La liberté religieuse est en danger. Le pape François parle d'un « œcuménisme du sang ». Il rappelle que « dans certains pays, on tue des chrétiens parce qu'ils portent une croix ou ont une Bible. Et avant de les tuer, ils ne leur demandent pas s'ils sont anglicans, luthériens, catholiques ou orthodoxes. Nous sommes unis dans une même blessure ».
La persécution antichrétienne continue de croître : le danger augmente surtout en Afrique. Elle n'a jamais été aussi intense au cours des trois dernières décennies. Plus de 365 millions de chrétiens subissent un niveau élevé de persécution et de discrimination dans le monde (1 chrétien sur 7). La Corée du Nord occupe la première place. SOS aussi pour l'Afrique subsaharienne : plus elle se déstabilise, plus la violence religieuse se répand. Les chiffres de la persécution sont effrayants : 4 998 chrétiens tués, le Nigeria étant l'épicentre des massacres. 14 766 églises et bâtiments chrétiens attaqués, 3 906 chrétiens enlevés.
La liberté en danger
Jorge Mario Bergoglio a créé une Commission pour donner un nom, un visage et une histoire aux nombreux chrétiens inconnus qui ont perdu la vie ces dernières années pour avoir témoigné de l'Évangile. Maria Acqua Simi, journaliste et écrivain, a reçu le prix du journalisme de l'Association suisse des journalistes catholiques pour l'un des reportages qu'elle a réalisés en tant que correspondante en Irak. Elle a recueilli les récits de ces nouveaux martyrs.
« Qui sont ceux qui sont encore persécutés et tués pour leur foi dans le Christ ? - s'interroge l'experte du Moyen-Orient -. Ce n'est pas une question de chiffres, cela ne l'a jamais été. Même si - comme l'a rappelé le pape François en annonçant qu'il avait institué au Dicastère des causes des saints la Commission des nouveaux martyrs-témoins de la foi, en vue du Jubilé de 2025 - les martyrs sont plus nombreux à notre époque qu'aux premiers siècles. Il s'agit d'évêques, de prêtres, de personnes consacrées, de laïcs et de familles qui, dans les différents pays du monde, ont donné, par le don de leur vie, la preuve suprême de la charité. D'où l'idée de François d'essayer de recueillir toutes leurs histoires, sur le chemin déjà tracé par Benoît XVI et Jean-Paul II ». Karol Wojtyla, en effet, dans sa lettre Tertio millennio adveniente avait rappelé avec force que tout doit être fait pour que l'héritage des « soldats inconnus de la grande cause de Dieu » ne soit pas perdu.

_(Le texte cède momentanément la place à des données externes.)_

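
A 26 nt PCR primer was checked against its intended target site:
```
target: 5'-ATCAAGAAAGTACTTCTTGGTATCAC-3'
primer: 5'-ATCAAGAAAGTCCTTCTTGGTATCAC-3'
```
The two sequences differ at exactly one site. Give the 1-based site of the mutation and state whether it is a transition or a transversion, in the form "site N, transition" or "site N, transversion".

Site 12 changes A→C. A is a purine and C is a pyrimidine, so this is a transversion.

site 12, transversion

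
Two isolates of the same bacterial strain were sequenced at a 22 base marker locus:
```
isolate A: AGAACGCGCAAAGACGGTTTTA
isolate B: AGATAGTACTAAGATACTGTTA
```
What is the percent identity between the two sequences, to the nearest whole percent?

Mismatches at positions 4, 5, 7, 8, 10, 15, 16, 17, 19 (1-based): 9 of 22.
Identical positions: 13/22 = 59.09% → 59%.

59%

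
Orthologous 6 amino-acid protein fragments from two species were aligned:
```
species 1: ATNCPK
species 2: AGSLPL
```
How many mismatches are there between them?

4

Mismatches (1-based): residue 2: T→G; residue 3: N→S; residue 4: C→L; residue 6: K→L.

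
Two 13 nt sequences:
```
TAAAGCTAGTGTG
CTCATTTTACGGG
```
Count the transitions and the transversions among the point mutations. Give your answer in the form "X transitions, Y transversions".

4 transitions, 5 transversions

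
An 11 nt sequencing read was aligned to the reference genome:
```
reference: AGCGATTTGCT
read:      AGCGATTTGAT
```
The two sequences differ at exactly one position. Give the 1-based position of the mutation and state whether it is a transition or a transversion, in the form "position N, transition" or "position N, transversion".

position 10, transversion

The sequences differ only at position 10: C→A (pyrimidine→purine), a transversion.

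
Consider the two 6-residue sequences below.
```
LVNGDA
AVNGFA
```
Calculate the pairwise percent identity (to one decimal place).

Mismatches at positions 1, 5 (1-based): 2 of 6.
Identical positions: 4/6 = 66.67% → 66.7%.

66.7%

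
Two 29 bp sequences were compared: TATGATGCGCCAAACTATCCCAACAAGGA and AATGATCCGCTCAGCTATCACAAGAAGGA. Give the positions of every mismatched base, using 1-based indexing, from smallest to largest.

1, 7, 11, 12, 14, 20, 24

Scanning 1-based: 1: T/A; 7: G/C; 11: C/T; 12: A/C; 14: A/G; 20: C/A; 24: C/G.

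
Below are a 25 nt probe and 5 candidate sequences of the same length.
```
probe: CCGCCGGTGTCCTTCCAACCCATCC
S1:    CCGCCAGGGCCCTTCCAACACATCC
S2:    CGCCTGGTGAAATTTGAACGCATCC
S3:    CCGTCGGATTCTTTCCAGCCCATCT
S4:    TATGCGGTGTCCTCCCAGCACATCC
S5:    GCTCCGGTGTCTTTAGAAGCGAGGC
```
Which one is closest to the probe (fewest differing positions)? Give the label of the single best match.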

C'est précisément ce que François a appelé à plusieurs reprises « l'œcuménisme du sang ».
Témoignages
« Certaines de leurs vies sont bien connues, d'autres moins », explique Maria Acqua Simi. Beaucoup se souviendront de l'assassinat du jésuite Frans van der Lugt en Syrie, à Homs, en avril 2014. Le père Frans, d'origine néerlandaise, vivait dans ce pays du Moyen-Orient depuis 1966 et avait refusé de quitter sa communauté lorsque la guerre a éclaté. Il était le dernier prêtre à Homs et dans une lettre à ses supérieurs, quelques mois avant d'être tué, il écrivait : ‘Ici, sur des dizaines de milliers de chrétiens, il n'en reste que 66. Comment puis-je les laisser seuls ? Le peuple syrien m'a tant donné, tout ce qu'il avait. Et si les gens souffrent aujourd'hui, je veux partager leur douleur’. Et comment oublier l'image des 21 chrétiens coptes orthodoxes agenouillés, portant les combinaisons orange utilisées par Isis pour les prisonniers, sommairement exécutés sur la côte libyenne le 15 février 2015 par les terroristes ? »

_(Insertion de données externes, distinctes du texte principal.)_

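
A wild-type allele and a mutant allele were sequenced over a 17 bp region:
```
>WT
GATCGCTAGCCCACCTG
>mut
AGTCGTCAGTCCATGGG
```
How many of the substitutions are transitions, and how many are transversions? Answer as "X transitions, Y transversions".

6 transitions, 2 transversions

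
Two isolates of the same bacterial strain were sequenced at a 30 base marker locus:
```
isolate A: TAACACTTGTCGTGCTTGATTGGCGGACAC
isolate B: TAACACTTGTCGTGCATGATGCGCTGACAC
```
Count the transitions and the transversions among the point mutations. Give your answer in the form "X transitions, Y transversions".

Mismatches (1-based):
position 16: T→A (pyrimidine→purine, transversion)
position 21: T→G (pyrimidine→purine, transversion)
position 22: G→C (purine→pyrimidine, transversion)
position 25: G→T (purine→pyrimidine, transversion)

0 transitions, 4 transversions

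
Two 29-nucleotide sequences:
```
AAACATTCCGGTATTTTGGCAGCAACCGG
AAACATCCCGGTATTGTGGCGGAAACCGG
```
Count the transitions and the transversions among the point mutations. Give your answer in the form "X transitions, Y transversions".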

Leur sacrifice a également été reconnu par l'Église catholique, qui les a inclus dans le martyrologe romain. En signe de communion spirituelle avec l'Église copte orthodoxe dirigée par Sa Sainteté Tawadros II, le pape d'Alexandrie.

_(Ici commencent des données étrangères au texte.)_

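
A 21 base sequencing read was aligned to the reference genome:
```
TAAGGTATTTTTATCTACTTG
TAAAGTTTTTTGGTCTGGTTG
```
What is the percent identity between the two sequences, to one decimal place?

71.4%

Mismatches at positions 4, 7, 12, 13, 17, 18 (1-based): 6 of 21.
Identical positions: 15/21 = 71.43% → 71.4%.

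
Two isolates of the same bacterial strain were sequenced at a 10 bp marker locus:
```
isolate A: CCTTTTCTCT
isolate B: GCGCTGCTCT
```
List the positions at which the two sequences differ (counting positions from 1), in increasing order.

1, 3, 4, 6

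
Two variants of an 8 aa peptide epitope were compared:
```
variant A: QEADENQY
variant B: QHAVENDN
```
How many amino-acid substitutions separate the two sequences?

4

Mismatches (1-based): residue 2: E→H; residue 4: D→V; residue 7: Q→D; residue 8: Y→N.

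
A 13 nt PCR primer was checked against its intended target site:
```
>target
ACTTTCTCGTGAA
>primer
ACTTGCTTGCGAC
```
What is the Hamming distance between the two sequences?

Comparing position by position, 4 positions differ: 5 (T/G), 8 (C/T), 10 (T/C), 13 (A/C).

4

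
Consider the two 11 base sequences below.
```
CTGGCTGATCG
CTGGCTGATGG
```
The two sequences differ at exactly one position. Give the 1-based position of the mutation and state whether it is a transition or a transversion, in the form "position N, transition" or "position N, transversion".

Position 10 changes C→G. C is a pyrimidine and G is a purine, so this is a transversion.

position 10, transversion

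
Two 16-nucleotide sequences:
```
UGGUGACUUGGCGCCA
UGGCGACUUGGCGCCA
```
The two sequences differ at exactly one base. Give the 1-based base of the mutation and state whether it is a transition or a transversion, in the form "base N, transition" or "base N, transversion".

base 4, transition

Base 4 changes U→C. U is a pyrimidine and C is a pyrimidine, so this is a transition.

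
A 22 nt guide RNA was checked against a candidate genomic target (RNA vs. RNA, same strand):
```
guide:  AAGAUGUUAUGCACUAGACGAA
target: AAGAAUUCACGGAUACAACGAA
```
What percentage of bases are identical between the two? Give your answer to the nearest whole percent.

59%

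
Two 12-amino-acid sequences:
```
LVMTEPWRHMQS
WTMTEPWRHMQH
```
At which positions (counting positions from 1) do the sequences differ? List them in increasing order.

Differences at position 1 (L→W), position 2 (V→T), position 12 (S→H).

1, 2, 12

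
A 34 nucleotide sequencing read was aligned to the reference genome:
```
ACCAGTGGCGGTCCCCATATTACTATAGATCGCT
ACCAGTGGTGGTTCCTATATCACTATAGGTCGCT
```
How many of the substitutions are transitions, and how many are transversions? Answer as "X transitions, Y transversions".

5 transitions, 0 transversions

Mismatches (1-based):
base 9: C→T (pyrimidine→pyrimidine, transition)
base 13: C→T (pyrimidine→pyrimidine, transition)
base 16: C→T (pyrimidine→pyrimidine, transition)
base 21: T→C (pyrimidine→pyrimidine, transition)
base 29: A→G (purine→purine, transition)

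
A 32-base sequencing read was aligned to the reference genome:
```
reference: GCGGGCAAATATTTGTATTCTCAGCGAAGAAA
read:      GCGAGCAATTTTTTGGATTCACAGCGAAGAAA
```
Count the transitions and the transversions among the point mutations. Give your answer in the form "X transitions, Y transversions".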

Maria Acqua Simi poursuit : « Il y a des noms qui rappellent d'autres histoires similaires, comme celle de Sœur Maria De Coppi, une religieuse combonienne tuée dans un attentat terroriste au Mozambique en 2020. Ou encore celle du père Jacques Hamel, curé d’une ville française proche de Rouen, égorgé sur l'autel de son église alors qu'il célébrait la messe. Même chose pour le père Olivier Maire, tué en 2022 par un Rwandais qui, quelques mois plus tôt, avait mis le feu à la cathédrale de Nantes ».
Les nouveaux martyrs
« Et que dire des nombreux religieux et religieuses tués au Mexique, au Nigeria, en Haïti pour s'être opposés aux narcos, aux miliciens ou aux bandes armées ? - ajoute Maria Acqua Simi -. Parmi eux, Sœur Luisa Dell'Orto, assassinée le 25 juin 2022 à Port-au-Prince, capitale de l'île des Caraïbes. Depuis vingt ans, elle travaillait en Haïti dans un centre, Kay Chal (Saint Charles House), où elle accueillait les enfants orphelins les plus pauvres de la ville. La liste est interminable. Elle touche tous les continents et ne concerne pas seulement les personnes consacrées. Ce sont en effet des milliers de chrétiens, et parmi eux de nombreux jeunes, qui sont tués en haine de la foi. Beaucoup d'entre eux sont inconnus. En Ouganda, un commando d'hommes armés est entré de nuit dans les dortoirs d'une école de Mpwonde et, après avoir demandé aux personnes présentes de confession musulmane de quitter les lieux, a massacré à la machette des garçons et des filles chrétiens âgés de 12 à 17 ans ».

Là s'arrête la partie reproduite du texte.